Salmonella infections have been associated with the handling of reptiles, amphibians, chickens, ducklings, kittens and hedgehogs. Now a widespread outbreak associated with pet rodents has been reported from the USA (New England Journal of Medicine 2007;356:21–8). In August 2004 eight hamsters from a Minnesota pet distributor were found to be infected with an uncommon strain (by pulsed‐field gel electrophoresis) of Salmonellaenterica serotype Typhimurium, a strain isolated from only 0.1% of human salmonella Typhimurium isolates. This strain had been isolated during the summer of 2004 from a 4‐year‐old boy in South Carolina and a 5‐year old boy in Minnesota. One of these children had recently had a pet hamster and the other a pet mouse; both animals had been ill. A national database search for more cases revealed 28 people from whom the same strain of salmonella had been isolated during 2004. Twenty‐two of these were contacted and 13 had been in contact with pet rodents. Another two had been in contact with a patient who had acquired the disease from a pet rodent. The 15 patients with direct or indirect exposure to pet rodents lived in 10 states. Their median age was 16 years (range 0–43 years) and seven were less than 8 years old. Of the 13 patients with primary exposure four had been exposed to pet mice or rats, two to pet hamsters and seven to mice or rats kept to be fed to snakes. Each of the thirteen patients had bought their rodents from a different pet store in the ten states. All of the isolates were resistant to ampicillin, chloramphenicol, streptomycin, sulfisoxazole, and tetracycline.
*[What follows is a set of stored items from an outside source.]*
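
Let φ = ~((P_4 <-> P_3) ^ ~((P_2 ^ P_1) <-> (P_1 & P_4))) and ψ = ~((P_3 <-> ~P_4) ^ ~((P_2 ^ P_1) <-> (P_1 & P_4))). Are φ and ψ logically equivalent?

not equivalent

P_1  P_2  P_3  P_4  |  φ  ψ
 T    T    T    T   |  T  F
 T    T    T    F   |  T  F
 T    T    F    T   |  F  T
 T    T    F    F   |  F  T
 T    F    T    T   |  F  T
 T    F    T    F   |  F  T
 T    F    F    T   |  T  F
 T    F    F    F   |  T  F
 F    T    T    T   |  T  F
 F    T    T    F   |  F  T
 F    T    F    T   |  F  T
 F    T    F    F   |  T  F
 F    F    T    T   |  F  T
 F    F    T    F   |  T  F
 F    F    F    T   |  T  F
 F    F    F    F   |  F  T
The columns differ at P_1=T, P_2=T, P_3=T, P_4=T (φ=T, ψ=F), so they are not equivalent.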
Congenital toxoplasmosis occurs only when the mother is infected during pregnancy, and even then in only about a third of infected mothers. Only 4% or fewer of congenitally infected infants suffer from permanent neurological or severe visual damage. The effectiveness of prenatal screening and treatment is uncertain. Systematic reviews of observational data published in 1996 and 1999 did not resolve the problem and there have been no randomised controlled trials. Now another systematic review of 26 cohort studies (Lancet 2007;369:115–22) has led to the conclusion that what is needed is a large randomised controlled trial. There was weak evidence that maternal treatment within 3 weeks of seroconversion was more effective in preventing mother‐to‐child transmission than treatment begun after 8 weeks or more. Greater gestational age at seroconversion was associated with increased risk of transmission but reduced risk of intracranial lesions in the child; it did not affect the ocular risk. There was no evidence that prenatal treatment significantly affected the risk of clinically manifest disease among liveborn infected infants detected by prenatal or neonatal screening. The authors of this paper believe that more observational studies would not be helpful.
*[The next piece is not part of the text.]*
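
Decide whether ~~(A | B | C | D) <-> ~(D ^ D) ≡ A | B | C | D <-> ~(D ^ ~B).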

Until recently 12 people had been identified as having congenital leptin deficiency due to mutation in the leptin gene and three people in one family had been shown to have a mutation in the leptin receptor gene (LEPR). Now a study of 300 people with severe, early‐onset (<1 year) obesity (New England Journal of Medicine 2007;356:237–47) has led to the detection of nine more LEPR mutations in another eight people. There were five nonsense and four missense mutations (seven homozygotes and one compound heterozygote). The characteristic clinical features were hyperphagia, severe obesity, immune dysfunction, and delayed puberty due to hypogonadotropic hypogonadism. Circulating leptin concentrations had been very high in the first reported case but were normal for body weight in these eight subjects. Their clinical features were less severe than those of people with congenital leptin deficiency.